Issue Number: 91
The Royal Academy Schools have recently launched the RA Schools Gallery to display the work of its students and recent graduates alongside that of more established artists. It marks the Schools’ desire to engage more fully with the public and the art world as, for the first time in its history, RA alumni will have a dedicated space to exhibit their work on a regular basis. ‘Most people don’t know there is a school in the RA, even though it’s been going for nearly 250 years,’ says Keeper of the RA Schools, Maurice Cockrill. ‘The gallery is an opportunity to bring the Schools out into the daylight.’

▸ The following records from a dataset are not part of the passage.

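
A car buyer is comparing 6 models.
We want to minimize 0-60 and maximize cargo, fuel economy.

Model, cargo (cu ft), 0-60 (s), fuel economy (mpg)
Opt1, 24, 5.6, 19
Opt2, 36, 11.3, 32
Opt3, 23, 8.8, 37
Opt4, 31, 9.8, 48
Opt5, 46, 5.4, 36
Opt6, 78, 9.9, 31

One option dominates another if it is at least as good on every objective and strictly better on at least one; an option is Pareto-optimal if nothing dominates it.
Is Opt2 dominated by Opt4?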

The gallery, in Hornsey, north London, was created in 2002 through a partnership between the property developer the St James Group and the RA Schools. The initiative includes St James’s sponsorship of a five-year programme for exhibitions and an annual award, the St James Fellowship, worth £10,000. Each year, a student is selected upon graduation as the gallery’s artist-in-residence, exhibiting in the space at the end of their residency.
The curator behind the gallery is Michael Petry, a visiting tutor at the RA Schools and now the director of the Museum of Contemporary Art, a non-commercial project space in Peckham, London, that initiates new work. Petry wants to display the work of RA graduates alongside that of more well-known contemporary artists. ‘I’m trying to present established artists with whom the younger artists have something in common, creating a visual dialogue across artistic generations.’ Petry cites the spring show, ‘Breathless’, featuring recent graduate Rob Smith and art star Cornelia Parker. ‘Smith and Parker are both dealing with the materiality of objects and transformation, but their different ages and experiences mean they have completely different approaches,’ he says. ‘To an extent, the younger artist’s responses have already been informed by the practice of the older artist.’ His perspective is shared by Smith, who graduated from the RA Schools in 2002. ‘A show like this with Cornelia helps to better define my work for others,’ he explains.

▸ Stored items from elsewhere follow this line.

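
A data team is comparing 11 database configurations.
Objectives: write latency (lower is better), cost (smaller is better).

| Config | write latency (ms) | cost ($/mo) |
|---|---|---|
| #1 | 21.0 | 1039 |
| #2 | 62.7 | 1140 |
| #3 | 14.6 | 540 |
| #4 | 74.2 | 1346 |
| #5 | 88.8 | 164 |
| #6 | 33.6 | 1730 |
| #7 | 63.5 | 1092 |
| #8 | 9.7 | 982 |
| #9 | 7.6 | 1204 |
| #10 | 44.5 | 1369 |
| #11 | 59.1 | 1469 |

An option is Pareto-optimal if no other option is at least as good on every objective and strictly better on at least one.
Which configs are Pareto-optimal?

#3, #5, #8, #9

#1: dominated by #3 (write latency 14.6≤21.0, cost 540≤1039).
#2: dominated by #1 (write latency 21.0≤62.7, cost 1039≤1140).
#3: not dominated.
#4: dominated by #1 (write latency 21.0≤74.2, cost 1039≤1346).
#5: not dominated (best cost).
#6: dominated by #1 (write latency 21.0≤33.6, cost 1039≤1730).
#7: dominated by #1 (write latency 21.0≤63.5, cost 1039≤1092).
#8: not dominated.
#9: not dominated (best write latency).
#10: dominated by #1 (write latency 21.0≤44.5, cost 1039≤1369).
#11: dominated by #1 (write latency 21.0≤59.1, cost 1039≤1469).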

Other art schools are opening graduate galleries. For example, Chelsea College of Art and Design has just launched an exhibition space for alumni at London’s Grosvenor Dock, just north of Chelsea Bridge (showing the work of Stephen Farthing RA until 14 July).
Although some of the graduates on show are already gaining a profile among galleries and collectors, the exhibition venue serves as further support from the RA Schools. Recent graduates need the chance to show their work and experiment with new ideas and the gallery provides this opportunity and gives the public a place to spot new talent. ‘We don’t want the RA Schools to be a goldfish bowl – but it is also important to give our graduates a foot on the ladder,’ sums up Cockrill. ‘Displaying their work alongside a high-profile artist is a helping hand from their alma mater.’